Rich Off Mackin wastes no time setting the scene, kicking off with a blaxploitation sample, a DJ Mustard beat and the line ‘Poppa was a pimp and momma used to ho and strip.’ This is the mixtape for anyone looking for a better successor to YG’s My Krazy Life than DJ Mustard’s uneven 10 Summers, with the cultural touchstones of Freddie Gibbs and Madlib’s Piñata.” Read the full review.


The Brothers Slim
Dichotomy
(Awful Records)

“This is one we’ve been waiting for: the pairing of Awful Records rappers RichPoSlim and Archibald Slim.

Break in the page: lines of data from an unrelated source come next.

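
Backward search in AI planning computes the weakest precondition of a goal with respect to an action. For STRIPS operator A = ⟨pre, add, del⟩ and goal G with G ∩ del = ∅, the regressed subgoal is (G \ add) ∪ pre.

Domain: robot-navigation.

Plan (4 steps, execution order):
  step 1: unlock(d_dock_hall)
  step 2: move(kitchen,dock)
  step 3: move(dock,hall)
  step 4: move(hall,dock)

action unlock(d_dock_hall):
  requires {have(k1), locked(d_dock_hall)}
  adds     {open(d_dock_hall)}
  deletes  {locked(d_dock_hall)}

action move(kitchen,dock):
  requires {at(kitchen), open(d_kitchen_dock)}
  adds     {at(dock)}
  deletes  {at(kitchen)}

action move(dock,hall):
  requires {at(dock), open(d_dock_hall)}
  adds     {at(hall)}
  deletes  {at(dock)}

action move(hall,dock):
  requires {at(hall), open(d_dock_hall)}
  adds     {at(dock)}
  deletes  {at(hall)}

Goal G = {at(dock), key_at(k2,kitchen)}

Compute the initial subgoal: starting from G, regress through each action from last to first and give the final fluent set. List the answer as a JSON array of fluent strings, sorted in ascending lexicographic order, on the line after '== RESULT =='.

Work backward from the goal:
  through step 4 (move(hall,dock)): drop {at(dock)}, keep {key_at(k2,kitchen)}, require {at(hall), open(d_dock_hall)}
    → {at(hall), key_at(k2,kitchen), open(d_dock_hall)}
  through step 3 (move(dock,hall)): drop {at(hall)}, keep {key_at(k2,kitchen), open(d_dock_hall)}, require {at(dock), open(d_dock_hall)}
    → {at(dock), key_at(k2,kitchen), open(d_dock_hall)}
  through step 2 (move(kitchen,dock)): drop {at(dock)}, keep {key_at(k2,kitchen), open(d_dock_hall)}, require {at(kitchen), open(d_kitchen_dock)}
    → {at(kitchen), key_at(k2,kitchen), open(d_dock_hall), open(d_kitchen_dock)}
  through step 1 (unlock(d_dock_hall)): drop {open(d_dock_hall)}, keep {at(kitchen), key_at(k2,kitchen), open(d_kitchen_dock)}, require {have(k1), locked(d_dock_hall)}
    → {at(kitchen), have(k1), key_at(k2,kitchen), locked(d_dock_hall), open(d_kitchen_dock)}

== RESULT ==
["at(kitchen)", "have(k1)", "key_at(k2,kitchen)", "locked(d_dock_hall)", "open(d_kitchen_dock)"]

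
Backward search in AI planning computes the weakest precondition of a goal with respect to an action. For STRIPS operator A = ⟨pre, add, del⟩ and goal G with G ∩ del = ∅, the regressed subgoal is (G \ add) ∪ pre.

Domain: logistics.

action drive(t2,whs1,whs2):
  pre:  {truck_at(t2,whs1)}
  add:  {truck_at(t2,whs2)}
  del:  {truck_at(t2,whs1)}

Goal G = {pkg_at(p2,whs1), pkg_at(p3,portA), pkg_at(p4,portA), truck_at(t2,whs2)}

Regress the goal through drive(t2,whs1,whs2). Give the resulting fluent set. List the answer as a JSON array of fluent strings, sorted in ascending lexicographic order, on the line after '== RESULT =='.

Regress:
  G ∩ del = {}  (empty — regression defined)
  G \ add = {pkg_at(p2,whs1), pkg_at(p3,portA), pkg_at(p4,portA), truck_at(t2,whs2)} \ {truck_at(t2,whs2)} = {pkg_at(p2,whs1), pkg_at(p3,portA), pkg_at(p4,portA)}
  ∪ pre   = {pkg_at(p2,whs1), pkg_at(p3,portA), pkg_at(p4,portA)} ∪ {truck_at(t2,whs1)}
          = {pkg_at(p2,whs1), pkg_at(p3,portA), pkg_at(p4,portA), truck_at(t2,whs1)}

== RESULT ==
["pkg_at(p2,whs1)", "pkg_at(p3,portA)", "pkg_at(p4,portA)", "truck_at(t2,whs1)"]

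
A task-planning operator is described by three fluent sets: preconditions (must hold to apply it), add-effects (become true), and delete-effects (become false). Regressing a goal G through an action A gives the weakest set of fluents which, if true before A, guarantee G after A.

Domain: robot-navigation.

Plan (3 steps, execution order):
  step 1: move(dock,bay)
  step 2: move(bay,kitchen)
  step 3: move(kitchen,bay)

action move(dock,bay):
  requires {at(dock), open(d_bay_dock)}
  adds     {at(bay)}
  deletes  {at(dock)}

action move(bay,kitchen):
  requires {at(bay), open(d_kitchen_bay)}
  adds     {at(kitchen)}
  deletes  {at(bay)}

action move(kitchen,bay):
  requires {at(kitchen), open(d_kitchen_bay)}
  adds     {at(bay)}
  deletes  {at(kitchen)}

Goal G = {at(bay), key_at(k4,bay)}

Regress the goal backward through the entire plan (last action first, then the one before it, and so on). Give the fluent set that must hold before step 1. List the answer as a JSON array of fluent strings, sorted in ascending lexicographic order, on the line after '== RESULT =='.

Regress step by step:
  through step 3 (move(kitchen,bay)): drop {at(bay)}, keep {key_at(k4,bay)}, require {at(kitchen), open(d_kitchen_bay)}
    → {at(kitchen), key_at(k4,bay), open(d_kitchen_bay)}
  through step 2 (move(bay,kitchen)): drop {at(kitchen)}, keep {key_at(k4,bay), open(d_kitchen_bay)}, require {at(bay), open(d_kitchen_bay)}
    → {at(bay), key_at(k4,bay), open(d_kitchen_bay)}
  through step 1 (move(dock,bay)): drop {at(bay)}, keep {key_at(k4,bay), open(d_kitchen_bay)}, require {at(dock), open(d_bay_dock)}
    → {at(dock), key_at(k4,bay), open(d_bay_dock), open(d_kitchen_bay)}

== RESULT ==
["at(dock)", "key_at(k4,bay)", "open(d_bay_dock)", "open(d_kitchen_bay)"]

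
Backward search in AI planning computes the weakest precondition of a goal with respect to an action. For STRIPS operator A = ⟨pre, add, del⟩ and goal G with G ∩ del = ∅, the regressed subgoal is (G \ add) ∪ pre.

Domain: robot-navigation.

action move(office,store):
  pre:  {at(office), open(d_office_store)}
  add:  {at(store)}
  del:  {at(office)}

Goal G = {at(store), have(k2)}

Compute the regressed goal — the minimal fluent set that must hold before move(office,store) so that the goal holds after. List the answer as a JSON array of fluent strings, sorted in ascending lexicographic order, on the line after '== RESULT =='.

Compute (G \ add) ∪ pre:
  G ∩ del = {}  (empty — regression defined)
  G \ add = {at(store), have(k2)} \ {at(store)} = {have(k2)}
  ∪ pre   = {have(k2)} ∪ {at(office), open(d_office_store)}
          = {at(office), have(k2), open(d_office_store)}

== RESULT ==
["at(office)", "have(k2)", "open(d_office_store)"]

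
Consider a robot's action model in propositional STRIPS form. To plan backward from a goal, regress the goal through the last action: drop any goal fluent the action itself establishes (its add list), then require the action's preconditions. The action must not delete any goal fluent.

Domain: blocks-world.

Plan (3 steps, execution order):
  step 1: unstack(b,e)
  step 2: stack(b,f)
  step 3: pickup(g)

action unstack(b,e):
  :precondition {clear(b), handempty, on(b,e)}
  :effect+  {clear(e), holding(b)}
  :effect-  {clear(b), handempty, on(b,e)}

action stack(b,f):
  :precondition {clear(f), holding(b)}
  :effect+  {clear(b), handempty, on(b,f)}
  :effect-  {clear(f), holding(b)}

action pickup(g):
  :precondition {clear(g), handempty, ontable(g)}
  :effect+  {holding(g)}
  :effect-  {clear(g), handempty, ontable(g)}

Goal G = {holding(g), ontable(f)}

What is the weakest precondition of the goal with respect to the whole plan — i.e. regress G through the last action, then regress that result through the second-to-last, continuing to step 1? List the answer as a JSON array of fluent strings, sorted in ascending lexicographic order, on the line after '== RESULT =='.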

Not just because ‘The Brothers Slim’ is a clever tag-team name, but because we knew their styles — Po’s big-mouthed brashness and Archibald’s half-lidded, deliberate attack — would be perfectly complementary […] Dichotomy doesn’t disappoint on any of those counts, and rather than showing ‘two sides of every story,’ the pair are on the same page throughout.” Read the full review.


Zenker Brothers
Immersion
(Ilian Tape)

Although they are both accomplished producers in their own right, brothers Marco and Dario Zenker form an extremely potent partnership. The Munich duo first teamed up in 2011 for an EP on their own Ilian Tape imprint before dropping a pair of mighty EPs for Tresor in 2013 and 2014, and their combined powers are fully realised on their impressive debut full-length. Sparse and beatless numbers like ‘Erbquake’ and atmospheric opener ‘Minto’ provide a rare chance to surface for air between the hazy throb of ‘TSV WB’ and ‘Innef Runs’. Their rhythmic sensibilities are showcased throughout, coming to the fore on peak-time bomb ‘High Club’ and the broken rhythms of ‘Ebbman’. An enchanting ride from start to finish, Immersion truly lives up to its title.